Publication year - 2004
Publication title -
israel journal of chemistry
Language(s) - English
Resource type - Journals
SCImago Journal Rank - 0.908
H-Index - 54
eISSN - 1869-5868
pISSN - 0021-2148
DOI - 10.1560/phge-rr3p-5p7v-dgcm
Subject(s) - photoluminescence , polaron , exciton , quenching (fluorescence) , chemistry , optoelectronics , charge carrier , conjugated system , polymer , photochemistry , condensed matter physics , chemical physics , materials science , optics , physics , fluorescence , organic chemistry , quantum mechanics , electron
Recently published near field scanning optical measurements (NSOM) on the conjugated polymer MEH‐PPV exhibited a strong dependence of the photoluminescence intensity on the applied electric fields at the NSOM tip.

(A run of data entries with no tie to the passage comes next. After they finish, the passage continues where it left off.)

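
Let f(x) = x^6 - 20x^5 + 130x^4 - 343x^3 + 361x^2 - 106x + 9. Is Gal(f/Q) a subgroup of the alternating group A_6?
The polynomial is irreducible of degree 6 over Q. Its discriminant is 3646117689361 = 1909481^2, a perfect square. A Galois group lies in the alternating group exactly when the discriminant is a square in Q, so the Galois group (PSL(2,5)) is contained in A_6.

Yes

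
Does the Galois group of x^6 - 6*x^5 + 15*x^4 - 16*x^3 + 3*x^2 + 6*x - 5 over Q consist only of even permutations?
No

The polynomial is irreducible of degree 6 over Q. Its discriminant is 40310784, which is not a perfect square. A Galois group lies in the alternating group exactly when the discriminant is a square in Q, so the Galois group (S_3 x S_3) is not contained in A_6.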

The observed effect is apparently due to exciton quenching by hole polarons. In the present paper, a model “single carrier” electro‐modulated‐photoluminescence device is used to further explore the exciton quenching effect of hole polarons in MEH‐PPV. Hole polarons, created by charge injection from an ITO electrode, are observed to dramatically quench the photoluminescence intensity of MEH‐PPV. The Stern‐Volmer quenching efficiency of a hole polaron in conjugated polymer thin films was measured to be 390 nm 3 . This value, and other data presented herein, are consistent with the published NSOM photoluminescence modulation measurements and offer further evidence that hole polarons are efficient photoluminescence quenchers in MEH‐PPV.